Burglar Nabbed By Backup Program
Bruce Perens writes "A Berkeley, California, burglar engineered his own arrest, and that of his girlfriend, when he stole a laptop and used it as his personal computer. He didn't realize that the laptop had an automatic backup program, and that the photos he took were being copied to his victim's backup repository. Berkeley police recognized him, and his location, from the photos."
Since this is /., 1 cron job and an addition to your /etc/rc.local(or distro equiv.) would do the trick. You could first use mencoder to capture and video sources (using command line it will take snaps at intervals all on its own) and rsync as you cron job taking the diffs of the whole drive to online storage, bonus points to trigger a sync the moment the network route becomes available. Nifty idea would be to set up a gmail account and use it to store incremental backups rather than the original image, 7-8 GB of diffs could likely go a long way.
A loop, by its nature, continues. If that didn't make sense, start reading this sentence again.
You don't use the laptop you steal, you sell it down the pub or gut it for parts.
Amateur.
If the owner was complying with the Windows EULA, the license sticker was firmly applied to the computer, so he only needs a install disk ; the serial number is already there.
Well, all he needs is an OEM install disk for the right edition. I've tried an OEM license with a Retail disk after wiping a laptop and it won't work (even thought they're the same product and it was the serial from the bottom). Much easier to install Linux instead ;)
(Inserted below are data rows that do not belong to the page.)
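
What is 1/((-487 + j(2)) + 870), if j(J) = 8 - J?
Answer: 1/389 ≈ 0.0025707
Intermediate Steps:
1/((-487 + j(2)) + 870) = 1/((-487 + (8 - 1*2)) + 870) = 1/((-487 + (8 - 2)) + 870) = 1/((-487 + 6) + 870) = 1/(-481 + 870) = 1/389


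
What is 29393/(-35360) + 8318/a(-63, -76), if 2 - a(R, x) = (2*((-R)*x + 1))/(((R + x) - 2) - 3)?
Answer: -96440879/742880 ≈ -129.82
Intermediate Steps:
a(R, x) = 2 - (2 - 2*R*x)/(-5 + R + x) (a(R, x) = 2 - 2*((-R)*x + 1)/(((R + x) - 2) - 3) = 2 - 2*(-R*x + 1)/((-2 + R + x) - 3) = 2 - 2*(1 - R*x)/(-5 + R + x) = 2 - (2 - 2*R*x)/(-5 + R + x))
29393/(-35360) + 8318/a(-63, -76) = 29393/(-35360) + 8318/((2*(-6 - 63 - 76 - 63*(-76))/(-5 - 63 - 76))) = 29393*(-1/35360) + 8318/((2*(-6 - 63 - 76 + 4788)/(-144))) = -133/160 + 8318/((2*(-1/144)*4643)) = -133/160 + 8318/(-4643/72) = -133/160 + 8318*(-72/4643) = -133/160 - 598896/4643 = -96440879/742880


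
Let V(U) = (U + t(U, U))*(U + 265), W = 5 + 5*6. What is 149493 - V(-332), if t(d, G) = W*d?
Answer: -651291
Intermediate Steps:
W = 35 (W = 5 + 30 = 35)
t(d, G) = 35*d
V(U) = 36*U*(265 + U) (V(U) = (U + 35*U)*(U + 265) = (36*U)*(265 + U) = 36*U*(265 + U))
149493 - V(-332) = 149493 - 36*(-332)*(265 - 332) = 149493 - 36*(-332)*(-67) = 149493 - 1*800784 = 149493 - 800784 = -651291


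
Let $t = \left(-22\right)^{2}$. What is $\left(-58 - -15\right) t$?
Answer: $-20812$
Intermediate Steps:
$t = 484$
$\left(-58 - -15\right) t = \left(-58 - -15\right) 484 = \left(-58 + 15\right) 484 = \left(-43\right) 484 = -20812$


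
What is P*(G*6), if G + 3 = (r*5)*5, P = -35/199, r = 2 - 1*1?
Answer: -4620/199 ≈ -23.216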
Cygwin does crontabs very nicely to do all sorts of Unixy things. It's a fantastic way to make a Windows box halfway sanely usable. Particularly if you set up sshd.
http://rocknerd.co.uk
Cygwin does crontabs very nicely to do all sorts of Unixy things. It's a fantastic way to make a Windows box halfway sanely usable. Particularly if you set up sshd.
Seconded. rsync+ssh is great for backups either directly on Unix-a-like systems or via the CygWin distribution on Windows. Setup is a bit manual of course, but if you have the time you can use the tools to create a very flexible and reliable setup.